Because it can be challenging to evaluate ex post whether the intended outcomes of regulations are met, multiple government guidelines and proposed legislation instruct agencies to incorporate retrospective review plans into their proposals during the rulemaking process. To support this effort, the George Washington University Regulatory Studies Center examined 22 high priority regulations proposed in 2014 to assess whether they included plans for retrospective review, and provided recommendations for how best to do so.
Overall, agencies are not doing a good job of planning prospectively for retrospective review. Of the rules we examined, not a single one included a plan for review.

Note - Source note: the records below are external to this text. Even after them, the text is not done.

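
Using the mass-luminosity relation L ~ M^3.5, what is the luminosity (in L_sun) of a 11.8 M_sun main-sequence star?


L/L_sun = (M/M_sun)^3.5 = 11.8^3.5 = 5644.0003

5644.0003 L_sun


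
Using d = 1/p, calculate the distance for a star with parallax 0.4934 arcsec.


d = 1/p = 1/0.4934 = 2.0268

2.0268 pc


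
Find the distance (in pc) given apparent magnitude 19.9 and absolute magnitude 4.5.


d = 10^((m - M + 5)/5) = 10^((19.9 - 4.5 + 5)/5) = 12022.6443

12022.6443 pc


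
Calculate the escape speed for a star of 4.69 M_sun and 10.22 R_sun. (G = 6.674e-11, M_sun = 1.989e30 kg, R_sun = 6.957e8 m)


M = 4.69 * 1.989e30 kg = 9.32841e+30 kg; R = 10.22 * 6.957e8 m = 7.110054e+09 m. v_esc = sqrt(2GM/R) = sqrt(2 * 6.674e-11 * 9.32841e+30 / 7.110054e+09) = 418480.7278

418480.7278 m/s


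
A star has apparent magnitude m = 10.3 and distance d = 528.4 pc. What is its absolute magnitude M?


M = m - 5*log10(d) + 5 = 10.3 - 5*log10(528.4) + 5 = 1.6852

1.6852


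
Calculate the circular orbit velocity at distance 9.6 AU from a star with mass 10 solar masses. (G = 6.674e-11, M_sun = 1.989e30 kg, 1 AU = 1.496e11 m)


v = sqrt(GM/r) = sqrt(6.674e-11 * 1.989e+31 / 1.436e+12) = 30402.4848

30402.4848 m/s


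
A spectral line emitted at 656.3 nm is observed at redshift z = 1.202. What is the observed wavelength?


lam_obs = lam_emit * (1 + z) = 656.3 * (1 + 1.202) = 1445.1726

1445.1726 nm


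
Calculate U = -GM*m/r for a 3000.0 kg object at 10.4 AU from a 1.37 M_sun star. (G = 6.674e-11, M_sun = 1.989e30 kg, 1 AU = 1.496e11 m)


M = 1.37 * 1.989e30 kg = 2.72493e+30 kg; r = 10.4 AU * 1.496e11 m/AU = 1.55584e+12 m. U = -GM*m/r = -(6.674e-11 * 2.72493e+30 * 3000.0) / 1.55584e+12 = -3.507e+11

-3.507e+11 J


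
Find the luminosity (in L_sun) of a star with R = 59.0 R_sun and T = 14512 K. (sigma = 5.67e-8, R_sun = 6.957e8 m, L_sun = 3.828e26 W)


R = 59.0 * 6.957e8 m = 4.10463e+10 m. L = 4*pi*R^2*sigma*T^4 = 4*pi*(4.10463e+10)^2 * 5.67e-8 * 14512^4 = 5.324146925e+31 W. L/L_sun = 5.324146925e+31 / 3.828e26 = 139084.2979

139084.2979 L_sun


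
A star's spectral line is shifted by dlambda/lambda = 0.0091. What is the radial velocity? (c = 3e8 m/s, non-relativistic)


v = (dlambda/lambda) * c = 0.0091 * 3e8 = 2.730e+06

2.730e+06 m/s


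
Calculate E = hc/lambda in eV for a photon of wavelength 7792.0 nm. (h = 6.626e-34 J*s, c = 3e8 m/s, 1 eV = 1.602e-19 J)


E = hc/lambda = 6.626e-34 * 3e8 / 7.792e-06 = 2.551e-20 J = 0.1592 eV

0.1592 eV


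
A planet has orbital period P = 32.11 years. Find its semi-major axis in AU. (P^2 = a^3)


a = P^(2/3) = 32.11^(2/3) = 10.1025

10.1025 AU


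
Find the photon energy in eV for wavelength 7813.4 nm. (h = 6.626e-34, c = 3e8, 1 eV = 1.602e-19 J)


E = hc/lambda = 6.626e-34 * 3e8 / 7.813e-06 = 2.544e-20 J = 0.1588 eV

0.1588 eV


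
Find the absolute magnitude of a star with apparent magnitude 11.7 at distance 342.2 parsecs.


M = m - 5*log10(d) + 5 = 11.7 - 5*log10(342.2) + 5 = 4.0286

4.0286


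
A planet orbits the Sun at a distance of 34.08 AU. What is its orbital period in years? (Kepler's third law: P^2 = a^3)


P = a^(3/2) = 34.08^1.5 = 198.9525

198.9525 years


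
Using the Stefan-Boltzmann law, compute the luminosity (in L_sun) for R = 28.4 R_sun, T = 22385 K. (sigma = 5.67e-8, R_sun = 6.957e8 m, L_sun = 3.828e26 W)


R = 28.4 * 6.957e8 m = 1.975788e+10 m. L = 4*pi*R^2*sigma*T^4 = 4*pi*(1.975788e+10)^2 * 5.67e-8 * 22385^4 = 6.983964202e+31 W. L/L_sun = 6.983964202e+31 / 3.828e26 = 182444.2059

182444.2059 L_sun


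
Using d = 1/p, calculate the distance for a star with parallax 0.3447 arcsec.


d = 1/p = 1/0.3447 = 2.9011

2.9011 pc


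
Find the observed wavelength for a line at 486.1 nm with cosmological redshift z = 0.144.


lam_obs = lam_emit * (1 + z) = 486.1 * (1 + 0.144) = 556.0984

556.0984 nm


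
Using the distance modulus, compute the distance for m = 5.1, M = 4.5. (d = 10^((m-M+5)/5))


d = 10^((m - M + 5)/5) = 10^((5.1 - 4.5 + 5)/5) = 13.1826

13.1826 pc


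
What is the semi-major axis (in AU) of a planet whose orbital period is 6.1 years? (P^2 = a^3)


a = P^(2/3) = 6.1^(2/3) = 3.3385

3.3385 AU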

In general, agencies were better at considering five less-impactful elements that could support future evaluation of the effects of their rules. These criteria include: identifying the problem the rule seeks to address, including metrics that can be used to measure the success of the rule, linking proposed standards to desired outcomes, collecting information to measure effects, and committing to a timeframe for reviewing outcomes.

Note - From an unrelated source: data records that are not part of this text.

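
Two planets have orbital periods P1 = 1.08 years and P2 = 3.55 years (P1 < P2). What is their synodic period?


1/P_syn = |1/P1 - 1/P2| = |1/1.08 - 1/3.55| => P_syn = 1.5522

1.5522 years


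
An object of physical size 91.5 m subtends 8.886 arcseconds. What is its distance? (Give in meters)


D = size / theta_rad, theta_rad = 8.886 * pi/(180*3600) = 4.308e-05, D = 2.124e+06

2.124e+06 m


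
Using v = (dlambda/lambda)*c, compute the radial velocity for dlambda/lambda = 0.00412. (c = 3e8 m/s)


v = (dlambda/lambda) * c = 0.00412 * 3e8 = 1.236e+06

1.236e+06 m/s


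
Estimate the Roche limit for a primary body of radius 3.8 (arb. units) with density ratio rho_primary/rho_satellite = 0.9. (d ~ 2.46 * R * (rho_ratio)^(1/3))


d_Roche = 2.46 * 3.8 * 0.9^(1/3) = 9.0254

9.0254


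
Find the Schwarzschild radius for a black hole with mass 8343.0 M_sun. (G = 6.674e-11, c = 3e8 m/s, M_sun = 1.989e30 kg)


M = 8343.0 * 1.989e30 kg = 1.6594227e+34 kg. rs = 2GM/c^2 = 2 * 6.674e-11 * 1.6594227e+34 / (3e8)^2 = 2.461e+07

2.461e+07 m


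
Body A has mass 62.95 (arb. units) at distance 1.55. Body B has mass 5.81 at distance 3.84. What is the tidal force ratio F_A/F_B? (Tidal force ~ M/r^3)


Ratio = (M1/r1^3) / (M2/r2^3) = (62.95/1.55^3) / (5.81/3.84^3) = 164.7473

164.7473


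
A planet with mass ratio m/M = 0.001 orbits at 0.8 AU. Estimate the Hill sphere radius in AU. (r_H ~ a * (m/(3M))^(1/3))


r_H = a * (m/3M)^(1/3) = 0.8 * (0.001/3)^(1/3) = 0.0555

0.0555 AU


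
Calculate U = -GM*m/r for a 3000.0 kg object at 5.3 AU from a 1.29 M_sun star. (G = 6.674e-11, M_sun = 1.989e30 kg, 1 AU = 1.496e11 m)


M = 1.29 * 1.989e30 kg = 2.56581e+30 kg; r = 5.3 AU * 1.496e11 m/AU = 7.9288e+11 m. U = -GM*m/r = -(6.674e-11 * 2.56581e+30 * 3000.0) / 7.9288e+11 = -6.479e+11

-6.479e+11 J


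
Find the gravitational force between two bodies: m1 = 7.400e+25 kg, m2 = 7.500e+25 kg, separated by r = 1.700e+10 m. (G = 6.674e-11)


F = G*m1*m2/r^2 = 6.674e-11 * 7.400e+25 * 7.500e+25 / (1.700e+10)^2 = 6.674e-11 * 5.550e+51 / 2.890e+20 = 1.282e+21

1.282e+21 N


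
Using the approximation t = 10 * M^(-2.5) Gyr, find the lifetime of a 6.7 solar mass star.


t = 10 * M^(-2.5) = 10 * 6.7^(-2.5) = 0.0861

0.0861 Gyr


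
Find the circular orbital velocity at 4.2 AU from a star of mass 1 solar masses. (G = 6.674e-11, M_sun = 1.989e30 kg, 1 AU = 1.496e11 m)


v = sqrt(GM/r) = sqrt(6.674e-11 * 1.989e+30 / 6.283e+11) = 14535.1678

14535.1678 m/s


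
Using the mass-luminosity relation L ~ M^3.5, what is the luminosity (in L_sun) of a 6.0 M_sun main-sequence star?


L/L_sun = (M/M_sun)^3.5 = 6.0^3.5 = 529.0898

529.0898 L_sun


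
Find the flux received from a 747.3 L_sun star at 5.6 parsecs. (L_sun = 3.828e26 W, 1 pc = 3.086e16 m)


F = L / (4*pi*d^2) = 2.861e+29 / (4*pi*(1.728e+17)^2) = 7.622e-07

7.622e-07 W/m^2


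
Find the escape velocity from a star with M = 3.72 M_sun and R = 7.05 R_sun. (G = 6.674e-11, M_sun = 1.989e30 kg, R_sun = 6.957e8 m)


M = 3.72 * 1.989e30 kg = 7.39908e+30 kg; R = 7.05 * 6.957e8 m = 4.904685e+09 m. v_esc = sqrt(2GM/R) = sqrt(2 * 6.674e-11 * 7.39908e+30 / 4.904685e+09) = 448736.5042

448736.5042 m/s


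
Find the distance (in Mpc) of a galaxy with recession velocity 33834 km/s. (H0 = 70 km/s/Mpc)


d = v / H0 = 33834 / 70 = 483.3429

483.3429 Mpc


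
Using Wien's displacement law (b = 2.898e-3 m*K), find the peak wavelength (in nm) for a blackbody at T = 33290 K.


lam_max = b / T = 2.898e-3 / 33290 = 8.705e-08 m = 87.0532 nm

87.0532 nm


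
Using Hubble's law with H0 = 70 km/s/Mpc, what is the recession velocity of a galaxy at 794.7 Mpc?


v = H0 * d = 70 * 794.7 = 55629.0

55629.0 km/s


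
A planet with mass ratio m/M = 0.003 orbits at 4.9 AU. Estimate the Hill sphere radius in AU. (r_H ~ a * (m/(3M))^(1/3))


r_H = a * (m/3M)^(1/3) = 4.9 * (0.003/3)^(1/3) = 0.49

0.49 AU


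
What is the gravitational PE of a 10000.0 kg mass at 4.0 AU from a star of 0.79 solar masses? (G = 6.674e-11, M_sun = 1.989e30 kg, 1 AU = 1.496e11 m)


M = 0.79 * 1.989e30 kg = 1.57131e+30 kg; r = 4.0 AU * 1.496e11 m/AU = 5.984e+11 m. U = -GM*m/r = -(6.674e-11 * 1.57131e+30 * 10000.0) / 5.984e+11 = -1.752e+12

-1.752e+12 J


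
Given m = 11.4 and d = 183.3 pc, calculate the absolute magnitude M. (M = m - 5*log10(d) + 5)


M = m - 5*log10(d) + 5 = 11.4 - 5*log10(183.3) + 5 = 5.0842

5.0842


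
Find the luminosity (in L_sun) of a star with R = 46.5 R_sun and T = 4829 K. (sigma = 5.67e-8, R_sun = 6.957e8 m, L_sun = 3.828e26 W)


R = 46.5 * 6.957e8 m = 3.235005e+10 m. L = 4*pi*R^2*sigma*T^4 = 4*pi*(3.235005e+10)^2 * 5.67e-8 * 4829^4 = 4.05482072e+29 W. L/L_sun = 4.05482072e+29 / 3.828e26 = 1059.2531

1059.2531 L_sun


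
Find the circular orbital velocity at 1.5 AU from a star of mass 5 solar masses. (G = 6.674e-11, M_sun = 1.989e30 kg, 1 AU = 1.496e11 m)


v = sqrt(GM/r) = sqrt(6.674e-11 * 9.945e+30 / 2.244e+11) = 54385.6181

54385.6181 m/s


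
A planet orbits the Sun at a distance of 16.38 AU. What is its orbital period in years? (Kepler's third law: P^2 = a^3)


P = a^(3/2) = 16.38^1.5 = 66.2935

66.2935 years


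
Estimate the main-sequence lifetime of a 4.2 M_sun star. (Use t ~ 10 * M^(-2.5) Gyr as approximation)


t = 10 * M^(-2.5) = 10 * 4.2^(-2.5) = 0.2766

0.2766 Gyr


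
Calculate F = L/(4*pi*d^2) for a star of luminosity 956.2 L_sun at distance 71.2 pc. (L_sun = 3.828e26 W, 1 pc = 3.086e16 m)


F = L / (4*pi*d^2) = 3.660e+29 / (4*pi*(2.197e+18)^2) = 6.033e-09

6.033e-09 W/m^2


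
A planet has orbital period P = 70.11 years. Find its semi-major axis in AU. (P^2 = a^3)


a = P^(2/3) = 70.11^(2/3) = 17.0028

17.0028 AU


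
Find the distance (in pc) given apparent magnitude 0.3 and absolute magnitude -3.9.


d = 10^((m - M + 5)/5) = 10^((0.3 - -3.9 + 5)/5) = 69.1831

69.1831 pc


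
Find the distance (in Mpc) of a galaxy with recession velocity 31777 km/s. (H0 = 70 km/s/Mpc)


d = v / H0 = 31777 / 70 = 453.9571

453.9571 Mpc


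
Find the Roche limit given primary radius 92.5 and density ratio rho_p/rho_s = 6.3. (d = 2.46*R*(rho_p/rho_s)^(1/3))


d_Roche = 2.46 * 92.5 * 6.3^(1/3) = 420.2655

420.2655


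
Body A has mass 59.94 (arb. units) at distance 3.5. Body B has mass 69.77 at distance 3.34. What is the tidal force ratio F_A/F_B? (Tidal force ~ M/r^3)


Ratio = (M1/r1^3) / (M2/r2^3) = (59.94/3.5^3) / (69.77/3.34^3) = 0.7466

0.7466


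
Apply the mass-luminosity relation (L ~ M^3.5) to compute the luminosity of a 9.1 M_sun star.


L/L_sun = (M/M_sun)^3.5 = 9.1^3.5 = 2273.2378

2273.2378 L_sun


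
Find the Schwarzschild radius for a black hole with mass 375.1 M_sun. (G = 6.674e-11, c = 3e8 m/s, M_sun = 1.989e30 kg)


M = 375.1 * 1.989e30 kg = 7.460739e+32 kg. rs = 2GM/c^2 = 2 * 6.674e-11 * 7.460739e+32 / (3e8)^2 = 1.107e+06

1.107e+06 m


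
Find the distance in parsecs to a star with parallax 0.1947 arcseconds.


d = 1/p = 1/0.1947 = 5.1361

5.1361 pc


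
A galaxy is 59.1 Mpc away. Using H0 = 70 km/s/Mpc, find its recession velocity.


v = H0 * d = 70 * 59.1 = 4137.0

4137.0 km/s


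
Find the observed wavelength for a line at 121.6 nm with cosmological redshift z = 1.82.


lam_obs = lam_emit * (1 + z) = 121.6 * (1 + 1.82) = 342.912

342.912 nm


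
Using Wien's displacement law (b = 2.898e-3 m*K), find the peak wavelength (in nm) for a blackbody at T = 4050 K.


lam_max = b / T = 2.898e-3 / 4050 = 7.156e-07 m = 715.5556 nm

715.5556 nm


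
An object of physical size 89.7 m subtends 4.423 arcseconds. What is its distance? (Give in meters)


D = size / theta_rad, theta_rad = 4.423 * pi/(180*3600) = 2.144e-05, D = 4.183e+06

4.183e+06 m


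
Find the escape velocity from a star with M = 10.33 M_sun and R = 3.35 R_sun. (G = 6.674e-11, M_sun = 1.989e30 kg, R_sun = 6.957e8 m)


M = 10.33 * 1.989e30 kg = 2.054637e+31 kg; R = 3.35 * 6.957e8 m = 2.330595e+09 m. v_esc = sqrt(2GM/R) = sqrt(2 * 6.674e-11 * 2.054637e+31 / 2.330595e+09) = 1.085e+06

1.085e+06 m/s


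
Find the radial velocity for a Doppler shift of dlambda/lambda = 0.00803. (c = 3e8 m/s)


v = (dlambda/lambda) * c = 0.00803 * 3e8 = 2.409e+06

2.409e+06 m/s


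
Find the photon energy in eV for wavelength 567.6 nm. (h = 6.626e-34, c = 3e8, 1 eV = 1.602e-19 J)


E = hc/lambda = 6.626e-34 * 3e8 / 5.676e-07 = 3.502e-19 J = 2.1861 eV

2.1861 eV


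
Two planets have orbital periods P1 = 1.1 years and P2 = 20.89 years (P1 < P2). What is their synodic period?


1/P_syn = |1/P1 - 1/P2| = |1/1.1 - 1/20.89| => P_syn = 1.1611

1.1611 years


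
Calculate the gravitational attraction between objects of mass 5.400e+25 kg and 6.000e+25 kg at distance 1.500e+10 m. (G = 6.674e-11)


F = G*m1*m2/r^2 = 6.674e-11 * 5.400e+25 * 6.000e+25 / (1.500e+10)^2 = 6.674e-11 * 3.240e+51 / 2.250e+20 = 9.611e+20

9.611e+20 N


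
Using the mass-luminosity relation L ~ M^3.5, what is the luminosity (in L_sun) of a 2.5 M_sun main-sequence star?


L/L_sun = (M/M_sun)^3.5 = 2.5^3.5 = 24.7053

24.7053 L_sun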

Agencies were best at identifying problems, and worst at establishing timeframes and identifying linkages between proposed standards and their outcomes. Despite the importance of identifying how to measure the success of a rule, only 36% of rules included quantitative metrics. Overall, executive branch agencies like DOT, EPA, and DOE scored better on these criteria than independent agencies (such as CFPB and the NLRB).
- Agencies should clearly identify and quantify the directional goals of their rules. Being clear about how to measure a rule’s goals increases transparency by letting the public know which benefits to expect in return for the opportunity costs incurred by new regulation.
- Agencies should plan prospectively for information collection that will support ex post measurement, and make use of existing agency data to measure outcomes. Without data on key outcomes, there is no way to measure a rule’s results. By planning ahead for information collection, agencies can pave the way for future review.
- Agencies should establish clear linkages between proposed standards and expected outcomes. Given the enormous benefits—and, sometimes, enormous costs—that are on the line, agencies should prioritize establishing how the standards it proposes causes the benefits that are meant to result.